The unraveling of Sandy Weill’s financial supermarket picked up speed last week. Citigroup took Smith Barney off its shelves and moved it to a newly created store, Morgan Stanley Smith Barney. Morgan Stanley will hold 51 percent of the joint venture; Citi will retain 49 percent for three years at least, and will keep at least 20 percent of MSSB after five years. Citi’s pretax gain on the sale will amount to some $9.5 billion.

On January 14, Citi CEO Vikram Pandit told his employees that the “economic model of our business is sound and positions the company for success in the long term.” Not only that—“our core mission is unchanged.” But wait, there was more: “We are and will remain a bank. We will continue to help clients save, borrow, invest, transact, and we will provide them advice.”

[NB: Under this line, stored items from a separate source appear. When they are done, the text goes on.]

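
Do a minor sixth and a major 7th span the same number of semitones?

No

A minor sixth spans 8 semitones; a major seventh spans 11.
The spans differ, so they are not enharmonic equivalents.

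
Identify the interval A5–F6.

Counting letters A–B–C–D–E–F gives a sixth.
A→F = 8 semitones, 1 narrower than the major sixth (9), so minor.

minor sixth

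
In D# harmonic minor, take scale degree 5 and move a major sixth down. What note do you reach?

C#

Scale degree 5 of D# harmonic minor is A#.
A major sixth (9 semitones) below A# lands on the letter C, giving C#.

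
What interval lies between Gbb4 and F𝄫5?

The letter names run G→F, a span of 6 letter steps, so the interval is some kind of seventh.
Gbb to Fbb is 10 semitones. A major seventh is 11, so 10 makes it minor.

minor seventh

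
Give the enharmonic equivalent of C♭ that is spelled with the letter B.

B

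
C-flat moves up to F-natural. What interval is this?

Counting letters C–D–E–F gives a fourth.
Cb→F = 6 semitones, 1 wider than the perfect fourth (5), so augmented.

augmented fourth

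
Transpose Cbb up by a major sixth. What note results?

C up a major sixth is A, so the target letter is A.
From Cbb, a major sixth is 9 semitones up: Abb.

Abb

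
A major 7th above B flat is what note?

A

B up a major seventh is A#, so the target letter is A.
From Bb, a major seventh is 11 semitones up: A.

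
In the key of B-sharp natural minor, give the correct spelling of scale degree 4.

Degree 4 takes the letter 3 steps above B, which is E.
In natural minor, degree 4 sits 5 semitones above the tonic. B# + 5 semitones is pitch class 5, spelled on E as E#.

E#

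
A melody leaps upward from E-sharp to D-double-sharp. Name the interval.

Counting letters E–F–G–A–B–C–D gives a seventh.
E#→D## = 11 semitones, exactly the major seventh.

major seventh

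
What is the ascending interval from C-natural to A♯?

augmented sixth

The letter names run C→A, a span of 5 letter steps, so the interval is some kind of sixth.
C to A# is 10 semitones. A major sixth is 9, so 10 makes it augmented.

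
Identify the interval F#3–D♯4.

The letter names run F→D, a span of 5 letter steps, so the interval is some kind of sixth.
F# to D# is 9 semitones. A major sixth is 9, so 9 makes it major.

major sixth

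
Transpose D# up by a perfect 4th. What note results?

G#

A fourth above D lands on the letter G.
A perfect fourth spans 5 semitones, so D# moves to pitch class 8. On the letter G that is G#.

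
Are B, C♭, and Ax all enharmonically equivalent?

Yes

B is pitch class 11; Cb is pitch class 11; A## is pitch class 11.
All spellings map to pitch class 11, so they are enharmonically equivalent.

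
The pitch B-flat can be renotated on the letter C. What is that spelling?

Bb is pitch class 10. The letter C alone is pitch class 0.
To reach pitch class 10 from C requires an offset of -2 semitones, i.e. double flat: Cbb.

Cbb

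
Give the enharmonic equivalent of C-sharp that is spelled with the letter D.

Plain D sits 1 semitone above C#, so on the letter D the same pitch needs a flat: Db.

Db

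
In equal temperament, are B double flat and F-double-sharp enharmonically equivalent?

No

Two spellings are enharmonically equivalent only if they share a pitch class.
Here Bbb → 9, F## → 7; 7 ≠ 9, so they are not.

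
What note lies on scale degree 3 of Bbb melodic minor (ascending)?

Dbb

Degree 3 takes the letter 2 steps above B, which is D.
In melodic minor (ascending), degree 3 sits 3 semitones above the tonic. Bbb + 3 semitones is pitch class 0, spelled on D as Dbb.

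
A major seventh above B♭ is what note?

A

B up a major seventh is A#, so the target letter is A.
From Bb, a major seventh is 11 semitones up: A.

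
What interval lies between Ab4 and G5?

major seventh

Counting letters A–B–C–D–E–F–G gives a seventh.
Ab→G = 11 semitones, exactly the major seventh.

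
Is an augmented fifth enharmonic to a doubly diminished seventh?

An augmented fifth spans 8 semitones; a doubly diminished seventh spans 8.
They are enharmonically equivalent.

Yes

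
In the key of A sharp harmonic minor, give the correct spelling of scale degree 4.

D#

The A# harmonic minor scale runs A# B# C# D# E# F# G##.
Degree 4 is D#.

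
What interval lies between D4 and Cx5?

Counting letters D–E–F–G–A–B–C gives a seventh.
D→C## = 12 semitones, 1 wider than the major seventh (11), so augmented.

augmented seventh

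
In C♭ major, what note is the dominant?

Gb

Degree 5 takes the letter 4 steps above C, which is G.
In major, degree 5 sits 7 semitones above the tonic. Cb + 7 semitones is pitch class 6, spelled on G as Gb.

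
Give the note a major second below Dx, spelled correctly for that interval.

A second below D lands on the letter C.
A major second spans 2 semitones, so D## moves to pitch class 2. On the letter C that is C##.

C##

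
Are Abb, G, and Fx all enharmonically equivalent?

Yes

Abb is pitch class 7; G is pitch class 7; F## is pitch class 7.
All spellings map to pitch class 7, so they are enharmonically equivalent.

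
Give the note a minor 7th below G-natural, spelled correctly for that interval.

A seventh below G lands on the letter A.
A minor seventh spans 10 semitones, so G moves to pitch class 9. On the letter A that is A.

A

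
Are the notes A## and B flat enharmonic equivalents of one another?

Two spellings are enharmonically equivalent only if they share a pitch class.
Here A## → 11, Bb → 10; 10 ≠ 11, so they are not.

No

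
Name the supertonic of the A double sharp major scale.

Degree 2 takes the letter 1 step above A, which is B.
In major, degree 2 sits 2 semitones above the tonic. A## + 2 semitones is pitch class 1, spelled on B as B##.

B##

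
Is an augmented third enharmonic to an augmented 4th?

An augmented third spans 5 semitones; an augmented fourth spans 6.
The spans differ, so they are not enharmonic equivalents.

No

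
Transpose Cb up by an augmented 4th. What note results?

A fourth above C lands on the letter F.
An augmented fourth spans 6 semitones, so Cb moves to pitch class 5. On the letter F that is F.

F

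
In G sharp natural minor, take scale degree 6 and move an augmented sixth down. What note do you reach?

Gb

Scale degree 6 of G# natural minor is E.
An augmented sixth (10 semitones) below E lands on the letter G, giving Gb.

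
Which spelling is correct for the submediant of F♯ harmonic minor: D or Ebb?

D

Each scale degree takes a distinct letter name. Degree 6 of a scale on F must use the letter D.
D and Ebb are enharmonically the same pitch, but only D uses the letter D, so it is the correct spelling here.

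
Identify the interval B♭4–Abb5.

Counting letters B–C–D–E–F–G–A gives a seventh.
Bb→Abb = 9 semitones, 2 narrower than the major seventh (11), so diminished.

diminished seventh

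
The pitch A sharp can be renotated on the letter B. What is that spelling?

A# is pitch class 10. The letter B alone is pitch class 11.
To reach pitch class 10 from B requires an offset of -1 semitone, i.e. flat: Bb.

Bb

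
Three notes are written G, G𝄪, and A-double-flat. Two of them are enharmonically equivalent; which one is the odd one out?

G##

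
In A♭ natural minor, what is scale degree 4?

The Ab natural minor scale runs Ab Bb Cb Db Eb Fb Gb.
Degree 4 is Db.

Db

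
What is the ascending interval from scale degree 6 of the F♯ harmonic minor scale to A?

perfect fifth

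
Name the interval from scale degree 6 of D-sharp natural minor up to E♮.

Scale degree 6 of D# natural minor is B.
B up to E: letters B→E make it a fourth; 5 semitones makes it perfect.

perfect fourth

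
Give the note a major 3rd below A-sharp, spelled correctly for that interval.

F#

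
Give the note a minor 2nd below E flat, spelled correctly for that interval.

D

A second below E lands on the letter D.
A minor second spans 1 semitone, so Eb moves to pitch class 2. On the letter D that is D.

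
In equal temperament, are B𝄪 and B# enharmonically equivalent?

No

Two spellings are enharmonically equivalent only if they share a pitch class.
Here B## → 1, B# → 0; 0 ≠ 1, so they are not.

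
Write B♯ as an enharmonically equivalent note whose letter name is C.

B# is pitch class 0. The letter C alone is pitch class 0.
Pitch class 0 on C needs no accidental: C.

C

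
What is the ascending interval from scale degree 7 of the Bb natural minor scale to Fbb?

diminished sixth

Scale degree 7 of Bb natural minor is Ab.
Ab up to Fbb: letters A→F make it a sixth; 7 semitones makes it diminished.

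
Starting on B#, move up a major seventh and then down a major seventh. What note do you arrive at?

B#

A major seventh up from B# is A## (letter A, 11 semitones up).
A major seventh down from A## is B# (letter B, 11 semitones down).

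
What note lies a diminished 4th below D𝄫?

A fourth below D lands on the letter A.
A diminished fourth spans 4 semitones, so Dbb moves to pitch class 8. On the letter A that is Ab.

Ab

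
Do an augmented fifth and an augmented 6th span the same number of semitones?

An augmented fifth spans 8 semitones; an augmented sixth spans 10.
The spans differ, so they are not enharmonic equivalents.

No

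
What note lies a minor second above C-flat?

C up a major second is D, so the target letter is D.
From Cb, a minor second is 1 semitone up: Dbb.

Dbb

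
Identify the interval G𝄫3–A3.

doubly augmented second

The letter names run G→A, a span of 1 letter step, so the interval is some kind of second.
Gbb to A is 4 semitones. A major second is 2, so 4 makes it doubly augmented.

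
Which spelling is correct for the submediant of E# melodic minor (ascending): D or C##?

Each scale degree takes a distinct letter name. Degree 6 of a scale on E must use the letter C.
C## and D are enharmonically the same pitch, but only C## uses the letter C, so it is the correct spelling here.

C##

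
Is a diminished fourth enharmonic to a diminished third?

A diminished fourth spans 4 semitones; a diminished third spans 2.
The spans differ, so they are not enharmonic equivalents.

No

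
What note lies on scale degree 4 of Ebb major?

Abb

Degree 4 takes the letter 3 steps above E, which is A.
In major, degree 4 sits 5 semitones above the tonic. Ebb + 5 semitones is pitch class 7, spelled on A as Abb.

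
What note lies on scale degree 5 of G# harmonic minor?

Degree 5 takes the letter 4 steps above G, which is D.
In harmonic minor, degree 5 sits 7 semitones above the tonic. G# + 7 semitones is pitch class 3, spelled on D as D#.

D#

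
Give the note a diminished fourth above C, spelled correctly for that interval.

Fb

C up a perfect fourth is F, so the target letter is F.
From C, a diminished fourth is 4 semitones up: Fb.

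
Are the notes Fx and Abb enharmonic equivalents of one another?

Yes

F## is pitch class 7; Abb is pitch class 7.
All spellings map to pitch class 7, so they are enharmonically equivalent.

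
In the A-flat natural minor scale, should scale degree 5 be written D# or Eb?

Each scale degree takes a distinct letter name. Degree 5 of a scale on A must use the letter E.
Eb and D# are enharmonically the same pitch, but only Eb uses the letter E, so it is the correct spelling here.

Eb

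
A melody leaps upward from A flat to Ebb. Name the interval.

The letter names run A→E, a span of 4 letter steps, so the interval is some kind of fifth.
Ab to Ebb is 6 semitones. A perfect fifth is 7, so 6 makes it diminished.

diminished fifth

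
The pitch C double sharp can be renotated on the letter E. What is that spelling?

C## is pitch class 2. The letter E alone is pitch class 4.
To reach pitch class 2 from E requires an offset of -2 semitones, i.e. double flat: Ebb.

Ebb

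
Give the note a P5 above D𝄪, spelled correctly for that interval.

A##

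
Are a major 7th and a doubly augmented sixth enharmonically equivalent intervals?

A major seventh spans 11 semitones; a doubly augmented sixth spans 11.
They are enharmonically equivalent.

Yes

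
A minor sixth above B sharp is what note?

G#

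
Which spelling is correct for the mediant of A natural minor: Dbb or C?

Each scale degree takes a distinct letter name. Degree 3 of a scale on A must use the letter C.
C and Dbb are enharmonically the same pitch, but only C uses the letter C, so it is the correct spelling here.

C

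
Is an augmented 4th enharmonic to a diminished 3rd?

No

An augmented fourth spans 6 semitones; a diminished third spans 2.
The spans differ, so they are not enharmonic equivalents.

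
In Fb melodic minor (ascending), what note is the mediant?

Abb

The Fb melodic minor (ascending) scale runs Fb Gb Abb Bbb Cb Db Eb.
Degree 3 is Abb.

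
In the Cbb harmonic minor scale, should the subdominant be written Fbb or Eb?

Each scale degree takes a distinct letter name. Degree 4 of a scale on C must use the letter F.
Fbb and Eb are enharmonically the same pitch, but only Fbb uses the letter F, so it is the correct spelling here.

Fbb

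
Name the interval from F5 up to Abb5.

diminished third

Counting letters F–G–A gives a third.
F→Abb = 2 semitones, 2 narrower than the major third (4), so diminished.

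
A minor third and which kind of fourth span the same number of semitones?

doubly diminished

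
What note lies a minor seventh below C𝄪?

D##

A seventh below C lands on the letter D.
A minor seventh spans 10 semitones, so C## moves to pitch class 4. On the letter D that is D##.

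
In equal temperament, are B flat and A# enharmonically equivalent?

Yes

Bb = pitch class 10 and A# = pitch class 10 — the same pitch class, so they are enharmonic equivalents.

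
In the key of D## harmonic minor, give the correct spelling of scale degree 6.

B#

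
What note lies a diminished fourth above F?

Bbb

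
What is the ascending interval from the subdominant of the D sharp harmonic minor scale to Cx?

The subdominant of D# harmonic minor is G#.
G# up to C##: letters G→C make it a fourth; 6 semitones makes it augmented.

augmented fourth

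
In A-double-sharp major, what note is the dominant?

Degree 5 takes the letter 4 steps above A, which is E.
In major, degree 5 sits 7 semitones above the tonic. A## + 7 semitones is pitch class 6, spelled on E as E##.

E##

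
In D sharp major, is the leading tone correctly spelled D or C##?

C##

Each scale degree takes a distinct letter name. Degree 7 of a scale on D must use the letter C.
C## and D are enharmonically the same pitch, but only C## uses the letter C, so it is the correct spelling here.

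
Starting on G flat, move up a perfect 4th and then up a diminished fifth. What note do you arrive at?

Gbb

A perfect fourth up from Gb is Cb (letter C, 5 semitones up).
A diminished fifth up from Cb is Gbb (letter G, 6 semitones up).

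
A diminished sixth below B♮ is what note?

D##

A sixth below B lands on the letter D.
A diminished sixth spans 7 semitones, so B moves to pitch class 4. On the letter D that is D##.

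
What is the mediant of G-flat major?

Bb

The Gb major scale runs Gb Ab Bb Cb Db Eb F.
Degree 3 is Bb.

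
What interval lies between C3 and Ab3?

minor sixth

The letter names run C→A, a span of 5 letter steps, so the interval is some kind of sixth.
C to Ab is 8 semitones. A major sixth is 9, so 8 makes it minor.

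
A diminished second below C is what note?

B#

C down a major second is Bb, so the target letter is B.
From C, a diminished second is 0 semitones down: B#.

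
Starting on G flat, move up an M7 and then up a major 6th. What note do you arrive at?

D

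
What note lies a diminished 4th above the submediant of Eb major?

The submediant of Eb major is C.
A diminished fourth (4 semitones) above C lands on the letter F, giving Fb.

Fb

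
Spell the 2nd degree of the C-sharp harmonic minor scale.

D#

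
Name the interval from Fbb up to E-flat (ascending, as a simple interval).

augmented seventh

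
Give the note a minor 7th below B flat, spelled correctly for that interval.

A seventh below B lands on the letter C.
A minor seventh spans 10 semitones, so Bb moves to pitch class 0. On the letter C that is C.

C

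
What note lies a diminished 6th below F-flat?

A

F down a major sixth is Ab, so the target letter is A.
From Fb, a diminished sixth is 7 semitones down: A.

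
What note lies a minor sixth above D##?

A sixth above D lands on the letter B.
A minor sixth spans 8 semitones, so D## moves to pitch class 0. On the letter B that is B#.

B#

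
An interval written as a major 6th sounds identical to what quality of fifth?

doubly augmented

A major sixth spans 9 semitones.
A fifth spanning 9 semitones is doubly augmented (the perfect fifth is 7).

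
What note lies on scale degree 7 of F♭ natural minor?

Ebb

Degree 7 takes the letter 6 steps above F, which is E.
In natural minor, degree 7 sits 10 semitones above the tonic. Fb + 10 semitones is pitch class 2, spelled on E as Ebb.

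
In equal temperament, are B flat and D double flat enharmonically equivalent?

Bb is pitch class 10; Dbb is pitch class 0.
The pitch classes differ (10 vs. 0), so they are not enharmonic equivalents.

No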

Then Friday came, and Citi reported an $8.29-billion net loss, and a new Citi was announced. This latest iteration will comprise two operating units—the first being “Citicorp, which will focus on leveraging the competitive advantages of the company’s global universal bank in more than 100 countries,” the other called “Citi Holdings, which will be made up of brokerage and retail asset management, local consumer finance and a special asset pool—whose management will focus on tightly managing risks and losses, and maximizing the value of these assets,” according a company statement.

Citi’s 49 percent of Morgan Stanley Smith Barney falls under the Citi Holdings aegis; so does the definitive loss sharing program with the U.S. Department of the Treasury, the Federal Deposit Insurance Corporation, and the Federal Reserve Bank of New York. That deal, which backstops $301 billion (down from $306 billion) of dubious loans and securities, has been finalized, Citi announced last Friday. Citi Holdings will have a first loss position totaling $39.5 billion.

The restructuring is not really a divorce. The two units share will share the same board of directors. Citi’s new configuration drew mixed reviews. “It’s unclear what short-term benefit the move provides,” notes one observer, adding: “The bank appears to be isolating its less appealing assets, though not completely—and who wants to buy a built-in $39-billion loss?” Meanwhile, the backstopping agreement with the government and other cash infusions under the CPP pose share valuation challenges, some analysts believe.